Republicans who left the party are "kind of in the wilderness"
Weeks after the riot at the Capitol, tens of thousands of Republicans around the nation have changed their registrations. Many of them being independents, including Hendren. Other former party members are discussing the formation of a new party. But if the reasons for the Republicans to leave the GOP are clear, mostly distrust for former President Donald Trump and his tight grip on the party, the sobering fact facing them, on the other hand, is that there is nowhere to go.
According to Politico on MSN, it is not an excellent ideological match for the Democratic Party, which tends to step leftward. Many who wish to struggle to recapture the GOP are vastly outnumbered from within. It takes enormous amounts of money to create a third party from scratch and navigate a thicket of challenging state laws created primarily by the two political parties.
"Right now, everyone's just trying to figure out how to unify what a small fraction of the Republican Party is, what do we do with it," said former Rep. Joe Walsh of Illinois, who unsuccessfully challenged Trump for the Republican presidential nomination. "And it's tough to start a third party." Walsh added that he and others who have left the GOP are 'somewhat in the wilderness.'
This is the affliction of the post-Trump GOP for a small but powerful segment of the Republican Party: Republicans who break from the former president are not just on their own. They are under attack from a base that remains steadfastly loyal to him.
Republicans are holding similar conversations nationwide. Earlier this month, a widely publicized meeting was held by Evan McMullin, who ran against Trump as an outsider in 2016, and over 100 other Republicans and former Republican officials and strategists, at which they addressed the possibility of a third party or working inside the GOP as a faction.
Miles Taylor, a former Trump Department of Homeland Security chief of staff who started a group of public officials and other Republicans working against Trump's reelection last year, said he and McMullin, with whom he coordinates, are not "dead on a third party."
What's next to Anti-Trump Republicans after the impeachment?
The loose coalition of Republicans' NeverTrump' that campaigned to defeat former President Donald Trump is now moving to a new and much more challenging goal: trying to purge the GOP of his political style. But on the right way to do so, even if it's possible, there's no agreement, as per News Observer.
Since the 2020 vote, existing and former Republican strategists and politicians who criticize Trump and are now without a natural political home have largely dropped into three camps: changing the GOP from inside, starting a new party, or aligning with moderate Democrats.
The relatively small band of anti-Trump Republicans acknowledge that, regardless of where they fall, combating the man's dominance who is easily now the most influential figure in the GOP. It is much more difficult than merely beating him in an election.
But in the wake of the Capitol riot and the subsequent acquittal of an impeachment charge by the former president in the Senate, they claim that a renewed sense of urgency has been taken up by confronting the Trump alliance.
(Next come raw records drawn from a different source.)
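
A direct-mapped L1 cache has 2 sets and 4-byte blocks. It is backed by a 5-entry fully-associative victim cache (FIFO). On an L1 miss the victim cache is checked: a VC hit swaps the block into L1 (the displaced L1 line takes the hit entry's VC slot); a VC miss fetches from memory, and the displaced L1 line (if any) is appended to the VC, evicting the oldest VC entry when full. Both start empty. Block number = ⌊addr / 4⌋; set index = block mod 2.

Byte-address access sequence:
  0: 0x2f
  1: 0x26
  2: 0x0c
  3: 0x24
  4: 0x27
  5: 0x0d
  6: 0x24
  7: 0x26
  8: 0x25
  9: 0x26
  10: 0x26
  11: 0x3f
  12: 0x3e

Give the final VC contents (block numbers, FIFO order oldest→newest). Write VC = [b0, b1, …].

0: 0x2f (blk 11, set 1) → MISS  vc=[]
1: 0x26 (blk 9, set 1) → MISS  vc=[11]
2: 0xc (blk 3, set 1) → MISS  vc=[11, 9]
3: 0x24 (blk 9, set 1) → VC-HIT  vc=[11, 3]
4: 0x27 (blk 9, set 1) → L1-HIT  vc=[11, 3]
5: 0xd (blk 3, set 1) → VC-HIT  vc=[11, 9]
6: 0x24 (blk 9, set 1) → VC-HIT  vc=[11, 3]
7: 0x26 (blk 9, set 1) → L1-HIT  vc=[11, 3]
8: 0x25 (blk 9, set 1) → L1-HIT  vc=[11, 3]
9: 0x26 (blk 9, set 1) → L1-HIT  vc=[11, 3]
10: 0x26 (blk 9, set 1) → L1-HIT  vc=[11, 3]
11: 0x3f (blk 15, set 1) → MISS  vc=[11, 3, 9]
12: 0x3e (blk 15, set 1) → L1-HIT  vc=[11, 3, 9]

VC = [11, 3, 9]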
However, they approach the mission in different ways.
Anti-Trump Republicans urge new party
According to Al Jazeera English on MSN, dissatisfied Republicans and a group of former 'Never Trumpers' consider forming a new party as the Republican Party is divided over loyalty to former President Donald Trump. After the January 6 Capitol riot, the division among Republicans over Trump intensified, which is evident during the 2020 campaign. Today, the former president has targeted leading Republicans who criticized him during the House impeachment and corresponding Senate trial.